I mentioned this idea in last week’s statement. I had abandoned it because it just seemed too unspeakably sad to finish, but then it turned out to be somewhat timely this week because of the successful landing of the Huygens probe on Titan. (Plus my only other idea turned out to be too time-consuming to draw before deadline. You’ll see it next week.) That set of images is currently my favorite thing in life. For the first time ever, a shoreline on another world. Plus, hey, it’s orange!

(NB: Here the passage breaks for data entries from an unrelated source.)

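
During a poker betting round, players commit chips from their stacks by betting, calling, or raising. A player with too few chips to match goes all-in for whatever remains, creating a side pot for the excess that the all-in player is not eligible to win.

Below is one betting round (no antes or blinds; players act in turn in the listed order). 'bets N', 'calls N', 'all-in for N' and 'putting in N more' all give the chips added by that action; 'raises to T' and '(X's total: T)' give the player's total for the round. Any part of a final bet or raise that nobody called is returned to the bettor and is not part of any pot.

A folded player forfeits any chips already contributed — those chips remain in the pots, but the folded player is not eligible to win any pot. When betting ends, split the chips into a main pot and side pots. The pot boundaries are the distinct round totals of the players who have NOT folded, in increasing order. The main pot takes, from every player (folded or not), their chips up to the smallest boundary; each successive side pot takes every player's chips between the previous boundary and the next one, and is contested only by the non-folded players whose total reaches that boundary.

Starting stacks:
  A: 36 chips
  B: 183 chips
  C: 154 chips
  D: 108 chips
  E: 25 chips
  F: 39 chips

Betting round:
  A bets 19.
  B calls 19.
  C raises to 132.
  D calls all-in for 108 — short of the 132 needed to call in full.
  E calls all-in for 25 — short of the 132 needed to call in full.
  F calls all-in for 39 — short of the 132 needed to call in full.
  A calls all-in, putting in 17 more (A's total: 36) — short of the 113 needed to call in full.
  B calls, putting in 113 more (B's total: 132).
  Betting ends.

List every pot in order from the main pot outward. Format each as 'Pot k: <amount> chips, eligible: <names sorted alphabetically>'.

Contributions: A=36, B=132, C=132, D=108, E=25, F=39
Pot levels (distinct totals of non-folded players): 25, 36, 39, 108, 132
Layer 1-25: 25 each from A, B, C, D, E, F = 25*6 = 150 chips; eligible A, B, C, D, E, F
Layer 26-36: 11 each from A, B, C, D, F = 11*5 = 55 chips; eligible A, B, C, D, F
Layer 37-39: 3 each from B, C, D, F = 3*4 = 12 chips; eligible B, C, D, F
Layer 40-108: 69 each from B, C, D = 69*3 = 207 chips; eligible B, C, D
Layer 109-132: 24 each from B, C = 24*2 = 48 chips; eligible B, C

Pot 1: 150 chips, eligible: A, B, C, D, E, F
Pot 2: 55 chips, eligible: A, B, C, D, F
Pot 3: 12 chips, eligible: B, C, D, F
Pot 4: 207 chips, eligible: B, C, D
Pot 5: 48 chips, eligible: B, C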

I’ve felt sorry for Pluto for a long time (though it doesn’t go back nearly as far as my sympathy for Nixon, featured in last week’s cartoon), especially since astronomers demoted it to sub-planetary status. I have a friend who got her first novel accepted for publication only to be called back the next day and told that they’d changed their minds. I imagine that Pluto must feel like that now. In my address to the Forum on Outer Planetary Exploration 2000-2020, where I had already had to listen to some smug planetologists talking I-told-you-so shit about how they’d never thought Pluto was a real planet, I took a stand: I told them all that, first of all, no way was I or anyone else about to unlearn anything we’d been made to memorize in grade school, plus, more importantly, no takebacks. Planets are like Supreme Court justices: once they’re in, they’re in for life, and you can’t just kick them out no matter how unqualified they may turn out to be. Okay it is true that Pluto has an extremely eccentric orbit at a crazy angle to the ecliptic, plus it apppears to be just a big hunk of frozen crud halfway between a comet and a planet that got sucked in from the Kuiper Belt. My point is: so what. Fuck it. If Pluto’s not a planet then I don’t want to be one, either. Earth should resign in protest. All the terrestrial planets should join together and say, if Pluto’s not good enough to be in the solar system, I guess we’re not either. So maybe it’s mostly ice instead of silicates. Is this reason to ostracize it? To me this seems like chess club nerds making fun of kids with speech impediments, or African Americans trying to deny civil rights to homosexuals. Let’s see some solidarity among the little guys. Let those big showboat gas giants be the only planets and see how they like it. Fucking Uranus and Neptune. Whatever.

Although as I originally conceived it Pluto was the protagonist of this cartoon and the object of all my sympathy, as I drew it, it was little Charon, Pluto’s moon, who emerged as its true tragic hero—the Marcie to Pluto’s Peppermint Patty, unrequitedly lovestruck, loyal to the end of time. Thanks to Carolyn, who pointed out that Charon should call Pluto Mr. Bacchus.

I don’t know why I keep drawing cartoons about things I feel sorry for. I recently read a piece by Jonathan Franzen about rotating the stuffed animals on his bed so none of them would feel left out, and playing with boring games so they wouldn’t feel neglected. (This was when he was a child.) That is so me. A tsunami kills a hundred thousand people and I feel sorry for Pluto. Next week, a political cartoon, I promise.

Special thanks this week to my Seattle fans Dave, Cynthia, and Lilith, who took me out for beers and coffee.